La maison princière du Liechtenstein a annoncé que les règles de succession de ce petit pays allaient être modifiées, afin qu'une femme puisse à l'avenir hériter du trône de la principauté.
Le prince héritier Alois de Liechtenstein a annoncé cette réforme et indiqué qu'elle avait été approuvée par la majorité des deux tiers requise des membres de la famille habilités à se prononcer sur ce type de questions.
"La capacité de concilier continuité et renouveau est aussi un principe que nous cultivons au sein de la maison princière. Au cours de notre histoire pluriséculaire, le fait de prendre des décisions dans une perspective de long terme et de manière très réfléchie nous a été bénéfique", a déclaré Alois de Liechtenstein, selon le texte de son intervention publié sur le site de la famille.
"Le droit de succession sera adapté, en passant de la primogéniture masculine à la primogéniture absolue. Cela signifie qu'à l'avenir, l'enfant né en premier deviendra, indépendamment de son sexe, l'héritier ou l'héritière du trône puis la princesse ou le prince de Liechtenstein", a-t-il poursuivi.
Un communiqué de la maison princière précise que cette évolution ne s'appliquera qu'aux descendants des enfants Alois de Liechtenstein et de son épouse, la princesse héritière Sophie, qui naîtront à l'avenir, de sorte qu'elle ne modifiera pas l'actuel ordre de succession.
Le prince Hans-Adam II reste chef de l'État, mais il a transféré en 2004 la majeure partie de ses pouvoirs à Alois, son fils aîné, aujourd'hui âgé de 58 ans.
Cette décision s'inscrivait dans une tradition selon laquelle les monarques du Liechtenstein cèdent les rênes à leurs héritiers.

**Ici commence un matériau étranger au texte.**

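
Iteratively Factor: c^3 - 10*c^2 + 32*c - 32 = (c - 4)*(c^2 - 6*c + 8) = (c - 4)^2*(c - 2)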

L'aîné des quatre enfants d'AAlois de Liechtenstein est le prince Joseph Wenzel, 31 ans. La deuxième est la princesse Marie Caroline, 29 ans.
Le Liechtenstein, pays riche de 40 000 habitants, frontalier de la Suisse et de l'Autriche, dispose d'une monarchie exceptionnellement puissante au regard des standards européens.
Le prince régnant a le pouvoir d'opposer son veto aux résultats des référendums, de nommer les juges et de limoger le gouvernement.
La principauté est traditionnellement conservatrice et, en 1984, elle est devenue le dernier pays européen à accorder aux femmes le droit de vote aux élections nationales. Les électeurs masculins ont approuvé de justesse cette évolution, soutenue par Hans-Adam, lors d'un référendum.
L'an dernier, Brigitte Haas est devenue la première femme à la tête du gouvernement de la principauté.